A march on Saturday was peaceful, but demonstrators and police have clashed frequently over the past 10 weeks.
The protests were sparked by an extradition bill, which has since been suspended by the Hong Kong government.
China, which has built up security forces in nearby Shenzhen, has likened the protests to terrorist activity.
The protest organisers, the Civil Rights Human Front, were denied authorisation for a march through the city, but police have allowed Sunday’s demonstration in Victoria Park.
The South China Morning Post newspaper tweeted a time lapse photo of the park filling up.
Large crowds also gathered in the nearby areas of Admiralty, Causeway Bay and Wan Chai. The Civil Rights Human Front has called for the protest to be peaceful.
The violence has intensified in the past few weeks, with police frequently firing tear gas and rubber bullets.
Last weekend activists occupied the airport, leading to hundreds of flights being cancelled. There were further clashes with police on Tuesday.

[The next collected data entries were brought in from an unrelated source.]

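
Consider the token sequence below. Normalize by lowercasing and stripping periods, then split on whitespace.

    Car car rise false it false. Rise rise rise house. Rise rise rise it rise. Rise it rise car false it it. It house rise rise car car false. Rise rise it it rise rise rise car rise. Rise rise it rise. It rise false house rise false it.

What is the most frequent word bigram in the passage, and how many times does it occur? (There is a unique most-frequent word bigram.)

"rise rise", 11 times

Bigram frequencies (highest first):
  rise rise: 11
  rise it: 5
  it rise: 5
  rise false: 3
  false it: 3
  house rise: 3
  … (10 more, each ≤ 3)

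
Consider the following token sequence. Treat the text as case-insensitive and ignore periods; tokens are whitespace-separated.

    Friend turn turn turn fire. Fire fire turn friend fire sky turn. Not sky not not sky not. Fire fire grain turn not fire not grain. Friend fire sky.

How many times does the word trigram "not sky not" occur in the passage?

2

Scanning the 27 overlapping trigram windows for "not sky not":
  position 13–15: not sky not
  position 16–18: not sky not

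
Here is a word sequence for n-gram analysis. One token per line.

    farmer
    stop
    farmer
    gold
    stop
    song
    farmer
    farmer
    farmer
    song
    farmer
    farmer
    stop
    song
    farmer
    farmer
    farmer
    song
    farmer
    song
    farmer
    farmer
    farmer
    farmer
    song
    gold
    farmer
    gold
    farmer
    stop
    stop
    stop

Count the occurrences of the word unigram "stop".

Scanning the 32 tokens for "stop":
  position 2: stop
  position 5: stop
  position 13: stop
  position 30: stop
  position 31: stop
  position 32: stop

6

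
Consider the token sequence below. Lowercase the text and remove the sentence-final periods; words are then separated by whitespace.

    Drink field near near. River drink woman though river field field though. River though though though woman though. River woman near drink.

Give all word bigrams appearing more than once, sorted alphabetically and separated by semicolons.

Bigram counts meeting the condition (more than once):
  though river: 3
  though though: 2
  woman though: 2

though river; though though; woman though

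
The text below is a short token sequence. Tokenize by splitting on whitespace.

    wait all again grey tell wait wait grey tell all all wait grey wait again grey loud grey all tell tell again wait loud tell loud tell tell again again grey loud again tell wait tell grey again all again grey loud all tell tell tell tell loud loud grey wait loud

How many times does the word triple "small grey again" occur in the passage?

0

Scanning the 50 overlapping trigram windows for "small grey again":
  (none found)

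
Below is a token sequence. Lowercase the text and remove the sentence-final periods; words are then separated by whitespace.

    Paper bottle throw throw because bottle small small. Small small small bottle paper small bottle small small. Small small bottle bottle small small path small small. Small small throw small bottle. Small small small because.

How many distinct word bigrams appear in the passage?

16

35 tokens → 34 bigram windows in total.
Repeated bigrams (each contributes count−1 duplicates):
  small small: 13
  bottle small: 4
  small bottle: 4
18 duplicate windows → 34 − 18 = 16 distinct.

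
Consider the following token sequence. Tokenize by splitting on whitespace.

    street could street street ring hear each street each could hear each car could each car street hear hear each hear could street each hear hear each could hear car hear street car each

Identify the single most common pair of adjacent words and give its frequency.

"hear each", 4 times

Bigram frequencies (highest first):
  hear each: 4
  could street: 2
  street each: 2
  each could: 2
  could hear: 2
  each car: 2
  … (17 more, each ≤ 2)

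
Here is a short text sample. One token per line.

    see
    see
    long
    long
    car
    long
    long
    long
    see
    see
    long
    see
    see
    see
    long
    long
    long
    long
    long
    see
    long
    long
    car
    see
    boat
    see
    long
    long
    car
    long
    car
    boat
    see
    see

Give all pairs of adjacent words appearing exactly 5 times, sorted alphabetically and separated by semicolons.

see long; see see

Bigram counts meeting the condition (exactly 5 times):
  see long: 5
  see see: 5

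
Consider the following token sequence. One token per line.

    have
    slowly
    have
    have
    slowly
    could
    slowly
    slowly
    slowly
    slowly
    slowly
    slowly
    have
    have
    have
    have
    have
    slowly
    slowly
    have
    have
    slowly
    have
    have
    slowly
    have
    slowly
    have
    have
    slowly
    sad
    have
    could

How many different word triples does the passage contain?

14

33 tokens → 31 trigram windows in total.
Repeated trigrams (each contributes count−1 duplicates):
  have have slowly: 5
  slowly have have: 5
  have slowly have: 4
  slowly slowly slowly: 4
  have have have: 3
  slowly slowly have: 2
17 duplicate windows → 31 − 17 = 14 distinct.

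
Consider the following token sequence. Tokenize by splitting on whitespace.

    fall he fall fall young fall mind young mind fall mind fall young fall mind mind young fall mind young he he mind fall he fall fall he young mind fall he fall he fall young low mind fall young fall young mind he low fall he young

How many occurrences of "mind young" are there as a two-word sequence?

3

Scanning the 47 overlapping bigram windows for "mind young":
  position 7–8: mind young
  position 16–17: mind young
  position 19–20: mind young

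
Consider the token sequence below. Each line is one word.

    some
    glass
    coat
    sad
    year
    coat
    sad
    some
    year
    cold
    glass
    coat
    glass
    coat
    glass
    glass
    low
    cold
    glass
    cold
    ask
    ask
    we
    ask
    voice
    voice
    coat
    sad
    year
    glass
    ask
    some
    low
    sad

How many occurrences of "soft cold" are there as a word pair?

Scanning the 33 overlapping bigram windows for "soft cold":
  (none found)

0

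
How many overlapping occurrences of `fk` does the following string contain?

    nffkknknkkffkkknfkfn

3

Sliding a length-2 window over the 20 characters (19 positions):
  position 3–4: fk
  position 12–13: fk
  position 17–18: fk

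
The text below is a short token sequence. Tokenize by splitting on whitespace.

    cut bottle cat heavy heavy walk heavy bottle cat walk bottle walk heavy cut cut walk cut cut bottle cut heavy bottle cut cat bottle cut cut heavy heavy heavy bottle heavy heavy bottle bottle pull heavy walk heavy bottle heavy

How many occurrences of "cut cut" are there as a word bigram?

Scanning the 40 overlapping bigram windows for "cut cut":
  position 14–15: cut cut
  position 17–18: cut cut
  position 26–27: cut cut

3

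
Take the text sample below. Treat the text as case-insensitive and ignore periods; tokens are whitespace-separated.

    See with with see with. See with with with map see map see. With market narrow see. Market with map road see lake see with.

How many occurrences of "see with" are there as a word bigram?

5

Scanning the 24 overlapping bigram windows for "see with":
  position 1–2: see with
  position 4–5: see with
  position 6–7: see with
  position 13–14: see with
  position 24–25: see with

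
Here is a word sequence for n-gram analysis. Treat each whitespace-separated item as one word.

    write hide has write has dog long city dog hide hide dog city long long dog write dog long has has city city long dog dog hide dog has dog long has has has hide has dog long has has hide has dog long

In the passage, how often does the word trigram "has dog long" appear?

Scanning the 42 overlapping trigram windows for "has dog long":
  position 5–7: has dog long
  position 29–31: has dog long
  position 36–38: has dog long
  position 42–44: has dog long

4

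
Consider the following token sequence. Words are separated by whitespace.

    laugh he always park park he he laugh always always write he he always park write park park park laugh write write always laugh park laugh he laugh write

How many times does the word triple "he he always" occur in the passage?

Scanning the 27 overlapping trigram windows for "he he always":
  position 12–14: he he always

1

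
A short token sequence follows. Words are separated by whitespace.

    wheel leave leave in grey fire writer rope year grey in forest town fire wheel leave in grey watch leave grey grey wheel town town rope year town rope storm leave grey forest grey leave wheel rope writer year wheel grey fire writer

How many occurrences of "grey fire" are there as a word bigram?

Scanning the 42 overlapping bigram windows for "grey fire":
  position 5–6: grey fire
  position 41–42: grey fire

2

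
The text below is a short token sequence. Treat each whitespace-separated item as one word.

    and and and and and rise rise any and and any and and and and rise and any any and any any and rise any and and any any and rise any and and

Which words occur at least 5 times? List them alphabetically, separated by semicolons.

and; any; rise

Unigram counts meeting the condition (at least 5 times):
  and: 19
  any: 10
  rise: 5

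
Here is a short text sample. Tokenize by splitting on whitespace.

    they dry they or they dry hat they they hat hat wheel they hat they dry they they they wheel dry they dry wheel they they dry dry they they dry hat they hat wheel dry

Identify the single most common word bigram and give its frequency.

"they dry", 6 times

Bigram frequencies (highest first):
  they dry: 6
  they they: 5
  dry they: 4
  hat they: 3
  they hat: 3
  dry hat: 2
  … (9 more, each ≤ 2)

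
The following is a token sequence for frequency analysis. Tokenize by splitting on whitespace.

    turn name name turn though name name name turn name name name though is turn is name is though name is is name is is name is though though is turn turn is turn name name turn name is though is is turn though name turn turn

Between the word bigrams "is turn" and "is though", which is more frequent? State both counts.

"is turn" (4 vs 3)

"is turn": 4 occurrences
"is though": 3 occurrences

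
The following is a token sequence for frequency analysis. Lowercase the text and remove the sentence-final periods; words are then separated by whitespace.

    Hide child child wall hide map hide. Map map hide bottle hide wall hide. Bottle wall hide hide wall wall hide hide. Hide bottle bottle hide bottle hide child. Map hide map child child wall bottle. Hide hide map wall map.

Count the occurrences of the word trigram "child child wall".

Scanning the 39 overlapping trigram windows for "child child wall":
  position 2–4: child child wall
  position 33–35: child child wall

2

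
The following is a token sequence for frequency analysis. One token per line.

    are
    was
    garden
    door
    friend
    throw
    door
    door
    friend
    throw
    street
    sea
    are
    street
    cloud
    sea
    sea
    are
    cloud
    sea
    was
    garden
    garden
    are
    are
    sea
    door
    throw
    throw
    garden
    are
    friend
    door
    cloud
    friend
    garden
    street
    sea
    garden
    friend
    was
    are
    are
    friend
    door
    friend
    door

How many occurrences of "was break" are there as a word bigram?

Scanning the 46 overlapping bigram windows for "was break":
  (none found)

0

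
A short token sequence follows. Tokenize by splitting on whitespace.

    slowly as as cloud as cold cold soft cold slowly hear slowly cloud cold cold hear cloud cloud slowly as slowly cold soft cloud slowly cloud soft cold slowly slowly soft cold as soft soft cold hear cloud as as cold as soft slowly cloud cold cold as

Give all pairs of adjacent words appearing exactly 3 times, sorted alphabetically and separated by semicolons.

cold as; cold cold; slowly cloud

Bigram counts meeting the condition (exactly 3 times):
  cold as: 3
  cold cold: 3
  slowly cloud: 3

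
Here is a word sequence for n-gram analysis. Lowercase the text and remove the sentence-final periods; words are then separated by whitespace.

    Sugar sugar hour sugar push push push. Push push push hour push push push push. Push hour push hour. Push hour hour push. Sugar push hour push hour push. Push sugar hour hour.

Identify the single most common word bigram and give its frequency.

"push push", 10 times

Bigram frequencies (highest first):
  push push: 10
  push hour: 6
  hour push: 6
  sugar hour: 2
  sugar push: 2
  hour hour: 2
  … (3 more, each ≤ 2)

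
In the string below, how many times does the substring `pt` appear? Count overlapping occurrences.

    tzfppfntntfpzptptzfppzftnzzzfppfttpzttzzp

2

Sliding a length-2 window over the 41 characters (40 positions):
  position 14–15: pt
  position 16–17: pt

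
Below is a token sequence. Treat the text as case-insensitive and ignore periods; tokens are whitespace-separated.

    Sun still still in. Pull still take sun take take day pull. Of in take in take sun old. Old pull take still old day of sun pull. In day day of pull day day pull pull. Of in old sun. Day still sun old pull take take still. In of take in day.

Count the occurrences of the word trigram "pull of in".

2

Scanning the 52 overlapping trigram windows for "pull of in":
  position 12–14: pull of in
  position 37–39: pull of in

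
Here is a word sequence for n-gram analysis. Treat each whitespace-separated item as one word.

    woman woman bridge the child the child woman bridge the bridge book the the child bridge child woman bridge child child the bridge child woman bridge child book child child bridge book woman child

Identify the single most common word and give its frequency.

Unigram frequencies (highest first):
  child: 11
  bridge: 8
  woman: 6
  the: 6
  book: 3

"child", 11 times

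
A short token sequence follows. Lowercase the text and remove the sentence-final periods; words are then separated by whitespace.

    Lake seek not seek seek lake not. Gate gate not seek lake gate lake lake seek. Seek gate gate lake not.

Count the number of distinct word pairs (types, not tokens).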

The turmoil has plunged one of Asia’s leading financial centres into crisis. Many businesses remained closed on Sunday, amid fears of further violence.
The Chinese government hardened its rhetoric following the latest unrest, condemning it as “behaviour that is close to terrorism”.
It was the second time in a week that Chinese officials have publicly likened the protests to terrorist activity.
Some observers believe that the repeated use of such language suggests that China is losing patience with the protesters and signals that an intervention by Beijing is increasingly likely.